The collection of articles sprung from the Audible Universe workshop in 2021, which convened astronomers and sound engineers — until then two disparate communities with a shared passion.
A Meeting Report by Chris Harrison and colleagues discusses sonification tools for enhancing scientific discovery and accessibility to astronomy research and education.
In their Q&A, Jake Noel-Storr and Michelle Willebrands interview four blind or visually impaired researchers working in astronomy research, education and outreach: Nicolas Bonne, Cheryl Fogle-Hatch, Garry Foran and Enrique Perez Montero.
The Perspective titled Sonification and sound design for astronomy research, education and public engagement by Anita Zanella and co-workers then discusses in greater detail the benefits of sound, including nearly 100 sound-based astronomy projects, in context.
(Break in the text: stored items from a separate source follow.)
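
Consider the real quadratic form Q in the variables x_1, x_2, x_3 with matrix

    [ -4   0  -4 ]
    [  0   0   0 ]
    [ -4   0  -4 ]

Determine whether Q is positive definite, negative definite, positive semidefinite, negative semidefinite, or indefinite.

negative semidefinite

Congruent diagonalization of A (simultaneous row and column reduction) yields pivots -4, 0, 0.
So there are 1 negative, 2 zero pivots.
Hence Q is negative semidefinite.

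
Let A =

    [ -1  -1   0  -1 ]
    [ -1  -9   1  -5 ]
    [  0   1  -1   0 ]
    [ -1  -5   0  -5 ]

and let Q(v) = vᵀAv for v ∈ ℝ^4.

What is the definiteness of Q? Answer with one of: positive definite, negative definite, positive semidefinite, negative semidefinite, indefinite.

negative definite

Leading principal minors: Δ_1 = -1, Δ_2 = 8, Δ_3 = -7, Δ_4 = 12.
The signs alternate starting with Δ_1 < 0, so by Sylvester's criterion Q is negative definite.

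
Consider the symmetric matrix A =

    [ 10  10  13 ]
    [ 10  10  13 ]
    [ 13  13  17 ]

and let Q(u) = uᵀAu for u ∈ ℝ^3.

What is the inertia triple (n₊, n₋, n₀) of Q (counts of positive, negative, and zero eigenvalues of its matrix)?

Applying the same elementary operations to the rows and columns of A produces a congruent diagonal matrix with entries 10, 0, 1/10.
So there are 2 positive, 1 zero pivots.

(2, 0, 1)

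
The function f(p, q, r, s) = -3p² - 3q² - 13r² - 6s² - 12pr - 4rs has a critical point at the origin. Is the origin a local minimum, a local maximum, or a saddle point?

The Hessian at the origin is H = [[-6, 0, -12, 0], [0, -6, 0, 0], [-12, 0, -26, -4], [0, 0, -4, -12]].
An LDLᵀ factorisation of H has diagonal entries -6, -6, -2, -4.
That gives 4 negative pivots.
H is negative definite, so the origin is a strict local maximum.

local maximum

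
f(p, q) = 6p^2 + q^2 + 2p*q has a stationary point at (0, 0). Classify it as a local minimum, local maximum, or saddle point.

The Hessian at the origin is H = [[12, 2], [2, 2]].
det H = 12·2 − (2)² = 20 > 0 and H[1,1] = 12 > 0, so H is positive definite.
Therefore the origin is a local minimum.

local minimum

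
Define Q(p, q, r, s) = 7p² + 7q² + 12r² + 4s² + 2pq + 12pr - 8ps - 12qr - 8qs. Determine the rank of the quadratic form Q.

The associated matrix is A = [[7, 1, 6, -4], [1, 7, -6, -4], [6, -6, 12, 0], [-4, -4, 0, 4]].
Symmetric row and column elimination reduces A to a congruent diagonal form with pivots 7, 48/7, 0, 0.
So there are 2 positive, 2 zero pivots.
The rank is the number of nonzero pivots: 2.

2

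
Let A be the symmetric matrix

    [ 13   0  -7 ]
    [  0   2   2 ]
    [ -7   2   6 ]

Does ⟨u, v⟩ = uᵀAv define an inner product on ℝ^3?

An LDLᵀ factorisation of A has diagonal entries 13, 2, 3/13.
Counting signs: 3 positive.
Hence Q is positive definite.
⟨·,·⟩ is an inner product exactly when A is positive definite.

yes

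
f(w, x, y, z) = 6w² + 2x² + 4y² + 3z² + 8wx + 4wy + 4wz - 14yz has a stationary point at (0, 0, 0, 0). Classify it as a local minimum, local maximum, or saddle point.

The Hessian at the origin is H = [[12, 8, 4, 4], [8, 4, 0, 0], [4, 0, 8, -14], [4, 0, -14, 6]].
Congruent diagonalization of H (simultaneous row and column reduction) yields pivots 12, -4/3, 12, 5/3.
That gives 3 positive, 1 negative pivots.
H is indefinite, so the origin is a saddle point.

saddle point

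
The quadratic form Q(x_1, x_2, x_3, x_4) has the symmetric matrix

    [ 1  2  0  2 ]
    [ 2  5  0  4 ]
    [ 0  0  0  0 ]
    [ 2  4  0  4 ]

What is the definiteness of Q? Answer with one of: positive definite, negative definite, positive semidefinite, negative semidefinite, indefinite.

Applying the same elementary operations to the rows and columns of A produces a congruent diagonal matrix with entries 1, 1, 0, 0.
Counting signs: 2 positive, 2 zero.
Hence Q is positive semidefinite.

positive semidefinite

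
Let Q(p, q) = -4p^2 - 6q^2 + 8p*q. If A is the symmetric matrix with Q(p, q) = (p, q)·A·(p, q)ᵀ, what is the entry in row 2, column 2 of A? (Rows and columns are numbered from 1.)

The coefficient of q^2 in Q is -6, and that is exactly A[2,2].

-6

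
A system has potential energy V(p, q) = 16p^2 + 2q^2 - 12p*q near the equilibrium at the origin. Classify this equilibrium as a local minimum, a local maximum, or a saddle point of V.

saddle point

The Hessian at the origin is H = [[32, -12], [-12, 4]].
det H = 32·4 − (-12)² = -16 < 0, so H is indefinite.
Therefore the origin is a saddle point.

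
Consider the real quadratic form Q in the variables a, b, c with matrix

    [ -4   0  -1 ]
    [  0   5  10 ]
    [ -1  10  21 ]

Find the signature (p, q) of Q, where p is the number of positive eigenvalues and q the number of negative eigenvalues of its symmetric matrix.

Applying the same elementary operations to the rows and columns of A produces a congruent diagonal matrix with entries -4, 5, 5/4.
So there are 2 positive, 1 negative pivots.

(2, 1)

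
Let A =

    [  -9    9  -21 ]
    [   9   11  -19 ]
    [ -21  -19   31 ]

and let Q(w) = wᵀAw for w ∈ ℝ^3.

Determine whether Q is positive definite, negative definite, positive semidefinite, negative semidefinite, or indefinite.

Row-reducing A symmetrically gives the diagonal entries -9, 20, 0.
So there are 1 positive, 1 negative, 1 zero pivots.
Hence Q is indefinite.

indefinite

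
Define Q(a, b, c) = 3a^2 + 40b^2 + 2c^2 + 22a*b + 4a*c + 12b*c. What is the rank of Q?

Write A = [[3, 11, 2], [11, 40, 6], [2, 6, 2]].
Symmetric row and column elimination reduces A to a congruent diagonal form with pivots 3, -1/3, 6.
So there are 2 positive, 1 negative pivots.
The rank is the number of nonzero pivots: 3.

3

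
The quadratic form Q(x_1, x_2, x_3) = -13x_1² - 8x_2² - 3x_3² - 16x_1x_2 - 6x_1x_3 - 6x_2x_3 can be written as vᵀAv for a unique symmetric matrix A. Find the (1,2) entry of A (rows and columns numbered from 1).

The coefficient of x_1·x_2 in Q is -16. For a symmetric A this equals A[1,2] + A[2,1] = 2·A[1,2].
So A[1,2] = -16/2 = -8.

-8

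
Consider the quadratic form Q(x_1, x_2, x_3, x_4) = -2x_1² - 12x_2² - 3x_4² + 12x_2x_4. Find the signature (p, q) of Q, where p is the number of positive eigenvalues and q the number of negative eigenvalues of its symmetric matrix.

The symmetric matrix is A = [[-2, 0, 0, 0], [0, -12, 0, 6], [0, 0, 0, 0], [0, 6, 0, -3]].
Applying the same elementary operations to the rows and columns of A produces a congruent diagonal matrix with entries -2, -12, 0, 0.
Counting signs: 2 negative, 2 zero.

(0, 2)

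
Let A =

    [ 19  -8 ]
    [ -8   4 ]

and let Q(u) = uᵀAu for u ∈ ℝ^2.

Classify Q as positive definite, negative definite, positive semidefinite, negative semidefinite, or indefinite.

positive definite

For the 2×2 matrix [[19, -8], [-8, 4]]: det = 19·4 − (-8)² = 12, trace = 23.
det > 0 so both eigenvalues share the sign of the trace; trace = 23 > 0 ⇒ both positive.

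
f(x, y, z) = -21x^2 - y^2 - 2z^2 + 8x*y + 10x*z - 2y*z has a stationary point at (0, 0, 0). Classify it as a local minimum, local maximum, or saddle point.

The Hessian at the origin is H = [[-42, 8, 10], [8, -2, -2], [10, -2, -4]].
Symmetric row and column elimination reduces H to a congruent diagonal form with pivots -42, -10/21, -8/5.
So there are 3 negative pivots.
H is negative definite, so the origin is a strict local maximum.

local maximum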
Zanella, A., Harrison, C.M., Lenzi, S. et al. Sonification and sound design for astronomy research, education and public engagement. Nat Astron 6, 1241–1248 (2022). https://doi.org/10.1038/s41550-022-01721-z
In the second Perspective article titled Sound Experts’ Perspectives on Astronomy Sonification Projects, Nicolas Misdariis leads a team of sound experts in sound perception/cognition, sound design, psychoacoustics and experimental psychology in setting out the basic elements of sonification, with its diversity of tools, applications and users, from perception to experience. Together with Sandra Pauletto I contributed to the section titled Sound Design and Sonification which describes a design oriented approach to sonic information design.